发表于 2024-4-4 13:14:51 | 显示全部楼层
啊啊啊啊太能写了懒老师!!我一个滑跪过来进行评论的插入!这种小节式乱序的故事模式很喜欢!也让我在阅读和整理的时候获得了另一种梳理和思考的乐趣。
序一上来就把我甜(痛)晕了……呜呜小女友…………原来之后是用这种方式再相见的啊!!两个人彼此看穿但却互相牵着走的感觉真好…………私奔真好…………呜呜后面到底发生了什么……(抓空气)
【一】原来喀哥选择遗忘了哀伤……哀伤在喀哥这里相关联的定义真的让人很唏嘘,第一次杀人的契机也很世间现实……所以和题目在此呼应《此世无童话》格外切题和切肤。残余……因为这里的描述也格外清楚了他在喀哥心中的“地位”和对喀哥的影响,此时就开始的脱轨或许也是之后的种种事情的一点预兆呢。
【二】……真忙啊喀哥!!而且看你这个时间线是不是思考完就去4p了(x)和梅姐姐的互动真的,意外的好可爱啊!!怎么说呢总觉得仿佛从喀哥的所思所想中感受到一股……柔情?野狗的气度和人怎么配做狗的名言频出,甚至还有久违了的歇后语……太喜欢了!接下来的七天喀哥自己就是三角铁演奏家!!!
【三】十三岁的掌握……啊啊啊……(尖叫)和啾啾的互动意外的很……心酸和心痛,啾啾对喀哥展现出了他的信任呢,而喀哥也干脆利落的回馈了这份信任……不知为何就感到十分感动。很喜欢对于才能者和才能的那段描述,有才能的人代代都在,但是,有能人被圈定为才能者这件事就不一样了。艾文也在努力上工呢,不知道这次夜巡会持续多久呢?从企划规则角度上来说已经明白,不管再怎么努力都无法组织人死去,但放进这群人的身上,这份注定的徒劳依然会让人悲伤。和金枝的交流也十分感慨……喀哥虽然看待时间的角度和眼神是冰冷的,但正因为用了一种更广和游离的视角所以其实本质上是在推动事物往好的一面发展的,所以才会被说你人还怪好的嘞吧。食欲也是肉欲的一种呢……身体才是上工的本钱啊喀哥,不要忘了本(?)
【四】原来抽烟是这么回事呢,明日明因为才能和经历的原因真的是会想很多的类型,然后在这种原始又纯粹的行为中感觉稍微拉近了他和喀哥的关系,这种微妙的交流和接近感个人很喜欢。不过原来喀哥你喜欢抽的牌子……是当年飞机上的影响吗(那种眼神)。没想到测试鼠鼠的部分还有后续啊!!但是最后被塞了一手狗粮真是猝不及防,我笑得好大声……好好带在身上当储备粮吧喀哥!万一再忘了吃饭还有救!和甲苯的测试啊啊啊啊啊啊啊啊鼠鼠真的太难抗衡了,但是甲苯被绊倒抬走的样子真的很靓仔……我……笑昏…………

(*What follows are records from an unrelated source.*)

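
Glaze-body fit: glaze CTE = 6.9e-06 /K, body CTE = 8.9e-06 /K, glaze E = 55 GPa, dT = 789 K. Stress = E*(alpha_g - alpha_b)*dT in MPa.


Stress = 55*1000*(6.9e-06 - 8.9e-06)*789 = -86.8 MPa

-86.8


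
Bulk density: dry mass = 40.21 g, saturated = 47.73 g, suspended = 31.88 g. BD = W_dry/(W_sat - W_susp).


BD = 40.21 / (47.73 - 31.88) = 40.21 / 15.85 = 2.537 g/cm^3

2.537


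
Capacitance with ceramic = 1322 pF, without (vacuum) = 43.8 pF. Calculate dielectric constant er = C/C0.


er = 1322 / 43.8 = 30.18

30.18


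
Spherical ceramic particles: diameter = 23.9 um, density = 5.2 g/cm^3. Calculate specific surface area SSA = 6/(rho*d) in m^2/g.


SSA = 6 / (5.2 * 23.9) = 0.048 m^2/g

0.048


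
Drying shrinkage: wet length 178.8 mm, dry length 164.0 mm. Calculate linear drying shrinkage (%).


DS = (178.8 - 164.0) / 178.8 * 100 = 8.28%

8.28


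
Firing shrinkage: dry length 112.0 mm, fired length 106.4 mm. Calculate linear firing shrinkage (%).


FS = (112.0 - 106.4) / 112.0 * 100 = 5.0%

5.0


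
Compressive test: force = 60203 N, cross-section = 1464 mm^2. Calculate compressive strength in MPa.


CS = 60203 / 1464 = 41.1 MPa

41.1


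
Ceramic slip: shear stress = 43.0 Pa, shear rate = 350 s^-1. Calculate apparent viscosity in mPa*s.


eta = tau/gamma * 1000 = 43.0/350 * 1000 = 122.9 mPa*s

122.9


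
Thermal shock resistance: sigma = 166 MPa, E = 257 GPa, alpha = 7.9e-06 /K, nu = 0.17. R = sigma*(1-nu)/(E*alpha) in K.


R = 166*(1-0.17)/(257*1000*7.9e-06) = 68 K

68


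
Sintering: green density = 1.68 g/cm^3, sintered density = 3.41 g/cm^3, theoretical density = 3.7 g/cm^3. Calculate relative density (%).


Relative = 3.41 / 3.7 * 100 = 92.2%

92.2


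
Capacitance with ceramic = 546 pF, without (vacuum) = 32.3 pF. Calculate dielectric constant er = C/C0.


er = 546 / 32.3 = 16.9

16.9


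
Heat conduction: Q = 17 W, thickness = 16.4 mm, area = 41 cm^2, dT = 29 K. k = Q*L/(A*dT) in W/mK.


k = 17*16.4/1000/(41/10000*29) = 2.34 W/mK

2.34


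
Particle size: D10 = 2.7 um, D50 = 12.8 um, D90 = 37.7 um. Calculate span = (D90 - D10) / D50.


Span = (37.7 - 2.7) / 12.8 = 35.0 / 12.8 = 2.734

2.734


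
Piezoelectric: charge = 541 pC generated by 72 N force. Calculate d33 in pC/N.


d33 = 541 / 72 = 7.5 pC/N

7.5


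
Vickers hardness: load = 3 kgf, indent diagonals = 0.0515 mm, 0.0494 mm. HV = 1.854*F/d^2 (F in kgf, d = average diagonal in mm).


d_avg = (0.0515+0.0494)/2 = 0.05045 mm
HV = 1.854*3/0.05045^2 = 2185

2185


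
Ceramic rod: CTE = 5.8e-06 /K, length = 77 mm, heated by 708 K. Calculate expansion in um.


dL = 5.8e-06 * 77 * 708 * 1000 = 316.193 um

316.193


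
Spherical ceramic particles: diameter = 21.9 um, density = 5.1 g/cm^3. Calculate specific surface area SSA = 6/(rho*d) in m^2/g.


SSA = 6 / (5.1 * 21.9) = 0.054 m^2/g

0.054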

【五】呜呜终于是到这里了!!!蓝斑核好喜欢,好浪漫,在srz总能学到新知识……很适合!(拇指)很喜欢懒老师对音乐世界的描写!虽然很灼热和强烈,但是又苍凉和冰冷。非常喜欢分海的陆和车辙的描写,感觉喀哥清晰的轨迹在我的眼前展开……呜呜彩色的蝴蝶……呜呜小女友……最后因为熔岩碎裂冰雪所以下坠这个冰火的交融也是超爱的……而且和之前的冰天雪地却铺满岩浆前后呼应,赞美懒老师的心流!很喜欢喀哥角度的愤怒和对芬恩的描述与看法,更关心死物这点真的太痛了……“真哭了?”啊啊啊……原来喀哥真的是抱着咬断的气势啊!太酷了……(?)最后扯头发和摔回去这里好喜欢啊!!!感觉更加的残酷和……无童话。怪物之种这个形容好喜欢,天才称呼……只过了几天又开始演奏我也觉得他很欠揍(赞同喀哥)谁不喜欢看讨厌的家伙挨打我真的……笑死……缠绵其中这个说法也好好笑啊!!!明明很严肃很正经的地方怎会如此!喀哥心中对甲苯的描述和看法……好细腻……哦……好细节……(那种眼神)但是甲苯确实有很强烈的游离感,不仅是感情上的,甚至是存在和认知性上的……白色的蜡这个形容很棒……然后这些全都是走马灯的印象这个设计真的太强了!!最后表达出的那种两人互相纠缠又可能会互相毁灭的气氛和“预言”好好吃……对被节拍器敲击的描写好会呜呜,好符合才能的描述……然后绵密的音声反馈很有沉浸感!!求生本能的迅速反馈真的很厉害,喀哥不愧是见过大世面的leader……即使如此也要确认事情是否有所收尾这点也很有责任心,当然还在生气不想理人的样子也很可爱!(?)原来第三下是穆姐给的啊啊啊啊喀哥你辛苦了!!!上工上的好疲惫……快休息下……然后我……放一个期待在下一篇!!懒老师也辛苦了——————————
Yes, my lord.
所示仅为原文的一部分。